La mission s’est déroulée en trois phases à savoir :

  • la phase préparatoire pour l’organisation technique et matérielle de la mission. Elle a consisté à mobiliser les appareils de mesures et les techniciens qui vont aider à la collecte des données ;
  • la phase de collecte des données sur le terrain. Elle a permis de sillonner les stations de mesures dans cinq communes côtières pour réaliser les levés topographiques ;
  • la phase de traitement et d’analyse des données qui ont permis d’avoir les graphiques.

Les images ci-dessous montrent quelques étapes de mise en station au niveau des stations de mesures.

 

III. RESULTATS DE LA MISSION

Le traitement et l’analyse des données collectées au cours de cette campagne ont permis de tracer les profils de plage à partir de chaque point de mesure au niveau de chaque station et les comparer à ceux obtenus lors de la campagne menée du 20 au 25 mai 2019 (fig. 2 à 10).
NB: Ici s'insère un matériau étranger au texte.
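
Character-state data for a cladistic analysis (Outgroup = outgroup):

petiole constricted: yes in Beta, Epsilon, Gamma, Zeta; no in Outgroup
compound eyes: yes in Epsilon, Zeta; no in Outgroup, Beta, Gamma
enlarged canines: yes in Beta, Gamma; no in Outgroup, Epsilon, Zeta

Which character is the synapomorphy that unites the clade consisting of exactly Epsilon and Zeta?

compound eyes

The outgroup has state 'no' for every character, so 'yes' is the derived state throughout.
All ingroup taxa share the derived state 'yes' for petiole constricted; it defines the ingroup but does not resolve relationships within it.
compound eyes (derived state 'yes') is shared by Epsilon and Zeta — a synapomorphy uniting that clade.
Only Beta and Gamma show the derived state 'yes' for enlarged canines, supporting them as a clade.
Most parsimonious ingroup topology: ((Beta,Gamma),(Epsilon,Zeta)).
The clade {Epsilon, Zeta} is supported by compound eyes: its derived state 'yes' occurs in exactly those taxa and in no other taxon (including the outgroup).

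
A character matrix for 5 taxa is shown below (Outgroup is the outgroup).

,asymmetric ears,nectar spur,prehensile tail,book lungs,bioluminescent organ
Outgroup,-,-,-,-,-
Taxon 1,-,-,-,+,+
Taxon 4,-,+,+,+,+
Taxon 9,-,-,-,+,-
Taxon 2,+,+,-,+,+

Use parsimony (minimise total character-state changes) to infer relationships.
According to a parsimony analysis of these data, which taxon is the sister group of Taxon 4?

The outgroup has state '-' for every character, so '+' is the derived state throughout.
asymmetric ears (derived state '+') is unique to Taxon 2 (autapomorphy; uninformative for grouping).
Only Taxon 2 and Taxon 4 show the derived state '+' for nectar spur, supporting them as a clade.
prehensile tail: derived state '+' in Taxon 4 only — an autapomorphy, so it tells us nothing about relationships among taxa.
book lungs (derived state '+') is shared by all ingroup taxa — unites the whole ingroup.
bioluminescent organ: derived state '+' in Taxon 1, Taxon 2, and Taxon 4 only — synapomorphy for {Taxon 1, Taxon 2, Taxon 4}.
Most parsimonious ingroup topology: ((Taxon 1,(Taxon 4,Taxon 2)),Taxon 9).
Taxon 4 and Taxon 2 form a cherry on this tree, so they are sister taxa.

Taxon 2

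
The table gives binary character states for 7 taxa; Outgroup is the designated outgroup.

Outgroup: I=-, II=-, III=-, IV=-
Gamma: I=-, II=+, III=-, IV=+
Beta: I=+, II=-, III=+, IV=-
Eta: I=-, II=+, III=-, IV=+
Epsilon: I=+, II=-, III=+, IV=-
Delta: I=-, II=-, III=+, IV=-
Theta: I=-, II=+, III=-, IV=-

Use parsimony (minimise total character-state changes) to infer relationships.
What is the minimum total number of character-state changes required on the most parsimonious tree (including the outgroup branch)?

The outgroup has state '-' for every character, so '+' is the derived state throughout.
I (derived state '+') is shared by Beta and Epsilon — a synapomorphy uniting that clade.
II (derived state '+') is shared by Eta, Gamma, and Theta — a synapomorphy uniting that clade.
III: derived state '+' in Beta, Delta, and Epsilon only — synapomorphy for {Beta, Delta, Epsilon}.
Only Eta and Gamma show the derived state '+' for IV, supporting them as a clade.
Most parsimonious ingroup topology: (((Gamma,Eta),Theta),((Beta,Epsilon),Delta)).
Changes per character on this tree: I: 1; II: 1; III: 1; IV: 1.
Total = 4.

4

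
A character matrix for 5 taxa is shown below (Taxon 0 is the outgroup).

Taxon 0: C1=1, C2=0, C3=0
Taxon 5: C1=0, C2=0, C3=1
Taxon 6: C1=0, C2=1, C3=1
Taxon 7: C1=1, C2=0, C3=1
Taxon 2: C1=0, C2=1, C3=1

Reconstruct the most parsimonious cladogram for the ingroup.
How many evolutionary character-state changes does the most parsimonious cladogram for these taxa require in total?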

En comparant ces profils de plage à ceux obtenus au cours de la précédente campagne, les résultats suivants ont été obtenus au niveau des plages des sites de mesure (tableau II):

Tableau II: Synthèse de l’évolution du trait de côte (en mètre) entre mai et septembre 2019 au niveau de chaque station de mesures

 

IV. CONCLUSION

Cette mission de suivi de trait côte béninois a permis de constater que la dynamique côtière béninoise n’a pas le même comportement sur tout le littoral. Ainsi, nous avons des segments de côte qui subissent une forte érosion (Commune de Grand-Popo, Commune de Sèmè Pkodji) et des segments en engraissement ou en équilibre dynamique (Commune du Littoral, Commune d’Abomey-Calavi).